IMO Science naturally has a flat hierarchy. Either you establish something or you don't. Seniors do not sit on any absolute knowledge or skills.
If a professor has assumptions you can't get on board with, their whole argument hurts and there is no meaningful collaboration.
Therefore a professors word does not weigh heavier than a students (as long as thorough discussion takes place). This critically depends on both parties humbleness and asking yourself what you do know and what you don't.
As such, I if you think science is a competition you are missing the point.
Competition is a technique some people use to motivate themselves. There are better ways where if you "loose" you are not a looser. Say - actual interest in finding something out. Then negative results are just more data.
Neither is it about being first. Those are merely the people who did a large contribution and as a reward got an entire ecosystem attached to their name that we then remeber.

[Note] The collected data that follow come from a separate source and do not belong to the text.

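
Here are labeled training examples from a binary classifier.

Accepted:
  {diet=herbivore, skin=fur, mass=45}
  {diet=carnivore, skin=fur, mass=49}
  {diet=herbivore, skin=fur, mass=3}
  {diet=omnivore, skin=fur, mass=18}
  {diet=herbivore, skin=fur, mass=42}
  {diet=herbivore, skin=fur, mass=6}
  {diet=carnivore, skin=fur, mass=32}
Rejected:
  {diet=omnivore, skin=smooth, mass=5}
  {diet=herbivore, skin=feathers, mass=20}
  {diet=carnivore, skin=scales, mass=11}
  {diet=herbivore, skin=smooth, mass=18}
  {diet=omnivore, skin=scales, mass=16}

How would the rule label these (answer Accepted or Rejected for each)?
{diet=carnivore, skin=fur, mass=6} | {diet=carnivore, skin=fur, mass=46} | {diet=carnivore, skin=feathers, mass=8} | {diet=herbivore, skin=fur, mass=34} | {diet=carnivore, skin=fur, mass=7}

Rule: skin is fur. This holds for each 'Accepted' example and fails for each 'Rejected' one.
Accepted: {diet=carnivore, skin=fur, mass=6}, since skin is fur.
Accepted: {diet=carnivore, skin=fur, mass=46}, since skin is fur.
Rejected: {diet=carnivore, skin=feathers, mass=8}, since skin is feathers.
Accepted: {diet=herbivore, skin=fur, mass=34}, since skin is fur.
Accepted: {diet=carnivore, skin=fur, mass=7}, since skin is fur.

Accepted, Accepted, Rejected, Accepted, Accepted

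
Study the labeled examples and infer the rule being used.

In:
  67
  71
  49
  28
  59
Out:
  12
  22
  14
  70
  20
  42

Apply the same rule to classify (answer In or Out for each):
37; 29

In, In

The common property of the 'In' items is: digit sum ≥ 8. No 'Out' item has it.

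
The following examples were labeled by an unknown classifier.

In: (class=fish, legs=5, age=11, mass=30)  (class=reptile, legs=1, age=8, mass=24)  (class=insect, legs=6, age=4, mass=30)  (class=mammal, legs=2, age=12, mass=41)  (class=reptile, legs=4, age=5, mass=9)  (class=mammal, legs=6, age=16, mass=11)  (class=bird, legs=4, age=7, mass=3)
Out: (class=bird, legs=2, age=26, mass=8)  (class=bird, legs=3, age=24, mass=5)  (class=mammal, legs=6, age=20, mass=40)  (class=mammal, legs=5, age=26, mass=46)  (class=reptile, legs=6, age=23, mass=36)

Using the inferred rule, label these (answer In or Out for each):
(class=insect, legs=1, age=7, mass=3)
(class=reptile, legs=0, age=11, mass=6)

In, In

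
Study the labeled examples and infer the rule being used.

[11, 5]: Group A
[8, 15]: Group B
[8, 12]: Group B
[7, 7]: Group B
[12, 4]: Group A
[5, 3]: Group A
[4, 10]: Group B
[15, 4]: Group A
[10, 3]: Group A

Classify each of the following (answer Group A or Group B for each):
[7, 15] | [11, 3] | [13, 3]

The simplest hypothesis consistent with all the labels is: first > second.
[7, 15] — 7 < 15, hence Group B.
[11, 3] — 11 > 3, hence Group A.
[13, 3] — 13 > 3, hence Group A.

Group B, Group A, Group A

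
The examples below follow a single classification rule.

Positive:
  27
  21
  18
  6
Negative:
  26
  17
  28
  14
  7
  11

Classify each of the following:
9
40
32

Positive, Negative, Negative

The distinguishing property — multiple of 3 — holds for all the 'Positive' cases and none of the 'Negative' cases.
Positive: 9, since 9 = 3·3. Negative: 40, since 40 = 3·13 + 1. Negative: 32, since 32 = 3·10 + 2.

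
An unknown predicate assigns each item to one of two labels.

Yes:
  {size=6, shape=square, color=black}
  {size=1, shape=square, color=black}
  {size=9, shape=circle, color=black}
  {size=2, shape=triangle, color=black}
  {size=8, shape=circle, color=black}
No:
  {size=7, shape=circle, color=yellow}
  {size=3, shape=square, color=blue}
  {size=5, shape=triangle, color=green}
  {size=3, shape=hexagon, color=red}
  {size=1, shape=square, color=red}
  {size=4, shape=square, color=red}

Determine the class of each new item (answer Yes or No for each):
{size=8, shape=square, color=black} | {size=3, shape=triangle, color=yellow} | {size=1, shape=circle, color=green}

Yes, No, No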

Similar to how we remeber pharaohs but not the people building the pyramids.
Its not even about curing a particular disease or inventing a useful tool. Those are all potential products from doing Science. Can't and shan't be a goal.
Science is discovery, exploration and arguably the only way we can know anything in this world. First about convincing yourself. Then deciding if it is worth to communicate to peers who can independently confirm or disagree.

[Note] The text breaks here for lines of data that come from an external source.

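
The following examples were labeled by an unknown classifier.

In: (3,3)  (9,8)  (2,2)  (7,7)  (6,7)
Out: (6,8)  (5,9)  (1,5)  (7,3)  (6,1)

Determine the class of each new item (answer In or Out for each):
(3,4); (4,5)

In, In

'In' ⟺ |first − second| ≤ 1.
(3,4): In (|3−4| = 1).
(4,5): In (|4−5| = 1).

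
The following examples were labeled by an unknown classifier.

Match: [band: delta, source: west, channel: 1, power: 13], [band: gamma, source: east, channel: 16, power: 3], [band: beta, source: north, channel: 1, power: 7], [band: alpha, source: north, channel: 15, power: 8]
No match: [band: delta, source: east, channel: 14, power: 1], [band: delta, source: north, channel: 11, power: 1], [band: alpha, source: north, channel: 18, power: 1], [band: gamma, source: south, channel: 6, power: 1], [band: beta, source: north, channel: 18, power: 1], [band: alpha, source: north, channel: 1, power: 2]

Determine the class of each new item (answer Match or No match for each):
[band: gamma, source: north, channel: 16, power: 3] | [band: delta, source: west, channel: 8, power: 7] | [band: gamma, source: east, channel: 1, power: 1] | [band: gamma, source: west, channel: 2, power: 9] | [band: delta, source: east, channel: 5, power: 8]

Match, Match, No match, Match, Match

The simplest hypothesis consistent with all the labels is: power ≥ 3.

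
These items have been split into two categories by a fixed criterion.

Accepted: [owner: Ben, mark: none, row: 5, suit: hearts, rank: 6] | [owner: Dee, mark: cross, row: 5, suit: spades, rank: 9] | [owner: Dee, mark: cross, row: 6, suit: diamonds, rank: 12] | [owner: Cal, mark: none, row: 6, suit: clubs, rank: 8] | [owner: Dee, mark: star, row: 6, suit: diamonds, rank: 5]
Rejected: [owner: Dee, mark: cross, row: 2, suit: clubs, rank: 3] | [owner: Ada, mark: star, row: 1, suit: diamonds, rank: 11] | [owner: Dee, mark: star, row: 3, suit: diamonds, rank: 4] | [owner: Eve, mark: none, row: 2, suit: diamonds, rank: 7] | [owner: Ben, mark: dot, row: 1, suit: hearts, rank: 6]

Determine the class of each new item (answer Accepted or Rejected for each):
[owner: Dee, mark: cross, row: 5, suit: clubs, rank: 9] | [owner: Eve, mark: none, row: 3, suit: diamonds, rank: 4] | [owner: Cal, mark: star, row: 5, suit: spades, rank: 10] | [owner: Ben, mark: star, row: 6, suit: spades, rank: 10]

The distinguishing property — row ≥ 5 — holds for all the 'Accepted' cases and none of the 'Rejected' cases.
Accepted: [owner: Dee, mark: cross, row: 5, suit: clubs, rank: 9], since row = 5. Rejected: [owner: Eve, mark: none, row: 3, suit: diamonds, rank: 4], since row = 3. Accepted: [owner: Cal, mark: star, row: 5, suit: spades, rank: 10], since row = 5. Accepted: [owner: Ben, mark: star, row: 6, suit: spades, rank: 10], since row = 6.

Accepted, Rejected, Accepted, Accepted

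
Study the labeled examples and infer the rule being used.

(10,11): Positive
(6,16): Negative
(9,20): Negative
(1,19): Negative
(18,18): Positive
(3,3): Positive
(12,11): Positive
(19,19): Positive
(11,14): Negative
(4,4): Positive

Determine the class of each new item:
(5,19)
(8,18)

The pattern is that an item is 'Positive' exactly when: |first − second| ≤ 1.
(5,19): |5−19| = 14, fails this test → Negative. (8,18): |8−18| = 10, fails this test → Negative.

Negative, Negative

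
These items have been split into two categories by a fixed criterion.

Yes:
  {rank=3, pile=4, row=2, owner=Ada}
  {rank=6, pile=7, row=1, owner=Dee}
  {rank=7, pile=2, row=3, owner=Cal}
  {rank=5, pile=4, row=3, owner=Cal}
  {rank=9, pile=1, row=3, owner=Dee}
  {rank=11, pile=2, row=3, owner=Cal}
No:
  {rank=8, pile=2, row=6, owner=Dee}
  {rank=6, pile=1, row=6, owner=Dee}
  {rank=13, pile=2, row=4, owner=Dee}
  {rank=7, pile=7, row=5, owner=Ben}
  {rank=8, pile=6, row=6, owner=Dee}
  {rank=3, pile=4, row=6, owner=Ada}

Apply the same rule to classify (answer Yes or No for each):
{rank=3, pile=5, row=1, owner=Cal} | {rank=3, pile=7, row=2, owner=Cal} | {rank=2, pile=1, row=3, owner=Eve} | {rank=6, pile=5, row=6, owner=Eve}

Yes, Yes, Yes, No

The classifier is using: row ≤ 3.
{rank=3, pile=5, row=1, owner=Cal} → row = 1 → Yes. {rank=3, pile=7, row=2, owner=Cal} → row = 2 → Yes. {rank=2, pile=1, row=3, owner=Eve} → row = 3 → Yes. {rank=6, pile=5, row=6, owner=Eve} → row = 6 → No.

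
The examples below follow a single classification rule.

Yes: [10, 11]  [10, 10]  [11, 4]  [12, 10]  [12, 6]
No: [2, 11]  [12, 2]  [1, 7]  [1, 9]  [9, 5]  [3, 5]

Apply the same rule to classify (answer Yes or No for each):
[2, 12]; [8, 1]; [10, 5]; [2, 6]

No, No, Yes, No

All 'Yes' examples share one property — sum ≥ 15 — and every 'No' example lacks it.
[2, 12]: No (2+12 = 14). [8, 1]: No (8+1 = 9). [10, 5]: Yes (10+5 = 15). [2, 6]: No (2+6 = 8).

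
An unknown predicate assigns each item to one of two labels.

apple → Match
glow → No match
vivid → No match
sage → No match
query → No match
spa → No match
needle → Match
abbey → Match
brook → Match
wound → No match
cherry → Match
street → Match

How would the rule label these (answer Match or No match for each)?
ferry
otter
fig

The distinguishing property — has a double letter — holds for all the 'Match' cases and none of the 'No match' cases.
ferry: 'rr' doubled — matches, so Match.
otter: 'tt' doubled — matches, so Match.
fig: no doubled letter — lacks this property, so No match.

Match, Match, No match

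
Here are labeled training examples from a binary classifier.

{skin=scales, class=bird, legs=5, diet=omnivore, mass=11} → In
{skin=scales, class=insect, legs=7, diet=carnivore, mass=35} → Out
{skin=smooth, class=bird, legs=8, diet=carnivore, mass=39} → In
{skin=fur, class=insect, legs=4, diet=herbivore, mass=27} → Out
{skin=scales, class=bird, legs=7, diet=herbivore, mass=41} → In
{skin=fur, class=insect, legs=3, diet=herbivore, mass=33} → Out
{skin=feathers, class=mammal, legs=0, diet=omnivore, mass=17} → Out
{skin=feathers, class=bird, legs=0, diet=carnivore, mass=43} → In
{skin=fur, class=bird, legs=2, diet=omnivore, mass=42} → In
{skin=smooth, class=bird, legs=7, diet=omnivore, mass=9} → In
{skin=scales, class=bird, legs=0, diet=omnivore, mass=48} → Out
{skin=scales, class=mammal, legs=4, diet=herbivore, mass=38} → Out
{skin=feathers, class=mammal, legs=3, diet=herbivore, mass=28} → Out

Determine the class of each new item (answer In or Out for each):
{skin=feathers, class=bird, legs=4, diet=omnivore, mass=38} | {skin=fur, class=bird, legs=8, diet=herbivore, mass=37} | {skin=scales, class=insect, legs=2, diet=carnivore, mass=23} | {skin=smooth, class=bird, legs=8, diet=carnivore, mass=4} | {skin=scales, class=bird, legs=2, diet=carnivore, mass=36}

The common property of the 'In' items is: class is bird AND mass ≤ 43. No 'Out' item has it.
In: {skin=feathers, class=bird, legs=4, diet=omnivore, mass=38}, since class is bird, mass = 38.
In: {skin=fur, class=bird, legs=8, diet=herbivore, mass=37}, since class is bird, mass = 37.
Out: {skin=scales, class=insect, legs=2, diet=carnivore, mass=23}, since class is insect, mass = 23.
In: {skin=smooth, class=bird, legs=8, diet=carnivore, mass=4}, since class is bird, mass = 4.
In: {skin=scales, class=bird, legs=2, diet=carnivore, mass=36}, since class is bird, mass = 36.

In, In, Out, In, In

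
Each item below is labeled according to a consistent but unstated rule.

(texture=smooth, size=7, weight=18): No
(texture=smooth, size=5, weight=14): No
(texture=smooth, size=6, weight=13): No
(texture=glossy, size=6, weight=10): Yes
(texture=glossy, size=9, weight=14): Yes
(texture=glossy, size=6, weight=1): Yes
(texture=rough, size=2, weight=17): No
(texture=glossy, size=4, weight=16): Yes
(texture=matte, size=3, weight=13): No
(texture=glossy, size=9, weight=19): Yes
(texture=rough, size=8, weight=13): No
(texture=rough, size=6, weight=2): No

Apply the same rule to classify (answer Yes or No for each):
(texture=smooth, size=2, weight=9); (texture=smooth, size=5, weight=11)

No, No

Every 'Yes' example satisfies: texture is glossy. None of the 'No' examples do.
(texture=smooth, size=2, weight=9): No (texture is smooth). (texture=smooth, size=5, weight=11): No (texture is smooth).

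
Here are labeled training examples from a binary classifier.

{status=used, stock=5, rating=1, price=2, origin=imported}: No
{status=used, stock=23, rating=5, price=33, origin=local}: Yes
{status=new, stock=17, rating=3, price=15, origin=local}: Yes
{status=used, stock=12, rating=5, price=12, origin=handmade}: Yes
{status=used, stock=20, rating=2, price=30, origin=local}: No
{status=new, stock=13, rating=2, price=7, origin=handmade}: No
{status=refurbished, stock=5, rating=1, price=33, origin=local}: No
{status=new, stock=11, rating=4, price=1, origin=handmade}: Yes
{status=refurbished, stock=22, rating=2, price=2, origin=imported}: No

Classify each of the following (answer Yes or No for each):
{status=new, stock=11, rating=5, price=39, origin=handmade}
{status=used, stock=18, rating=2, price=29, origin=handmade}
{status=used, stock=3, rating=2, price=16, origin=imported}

A rule that fits every label: rating ≥ 3 — true of each 'Yes' example, false of each 'No' one.
{status=new, stock=11, rating=5, price=39, origin=handmade}: rating = 5 — fits, so Yes.
{status=used, stock=18, rating=2, price=29, origin=handmade}: rating = 2 — does not satisfy this, so No.
{status=used, stock=3, rating=2, price=16, origin=imported}: rating = 2 — does not satisfy this, so No.

Yes, No, No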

Instead of togheter discovering patterns in nature and increasing our understanding of the world around us. It is a common misunderstanding that science is about getting publishable results or ones theory being correct.
Publications is what we (unfortunately) are quantified by in lack of other organizational principles - but don't mix up publishing with doing science - something published is not automatically true. (requires a lot substantial repeated confirmation).
Science is not an umbrella term defined by what scientist choose to occupy their days with. Many people have long CVs or are good at writing self-similar grant applications (useful for a scientist) . But they are means to the end of doing science not the science in themselves. (chatgpt will tear these people a new one:)
Happy go lucky.
Like everything in life we usually don't (really) understand what we are getting ourselves into beforehand. Who was not surprised at all what their new job actually showed to be? What young adult actually grasps what scientific work is before experiencing it?
Remember. You learn different things from different projects, different PIs. It's about getting the collection of experience you require. Therefore personal advice like this forum is always better than (commercial) "10 common mistakes PhDs do"-sites.
With the shitty situation for (most) academics, many understandably do not want to sacrifice their entire lifes and leave.
I usually turn this around in my head to:
"Whoever leaves the room last gets to be Professor".
Final advice (slightly lower moral highground:)
I would recommend you already now start to contact people who are doing science. Remeber you are the 'essentially-free' workhorse that they have the opportunity to hire/take under their wing. Its a relationship.
Focus on making contact with scientists you like rather than aiming for a PhD in a specific field or university.
Any contact point that is personal is preferable to "open" applications.
You avoid competing with the rest of the world in the sport if writing CVs and doing official interviews.
Very often open positions are already earmarked anyway.
Potential collaborators (pi, proff, postdoc) that are appealing to You are all good people to email. Those who don't answer don't, re formulate and move on. They won't even register you exist.
However WHEN you find a good match, a position might very well materialize out of thinn air. And if they truly want you there is no problem in asking them where to apply for money.
Offering (for them free) summer internships or course-projects there are as many ways as there are Universities.
Hope some of this may penetrate through your skull, deep into your brain and there lodge itself to fester. :)
Burnout is basically part of today's academic education. Unfortunately. Everyone end up with it sooner or later. The earlier you can find a way that works for you instead of trying to fit the mold, I the better.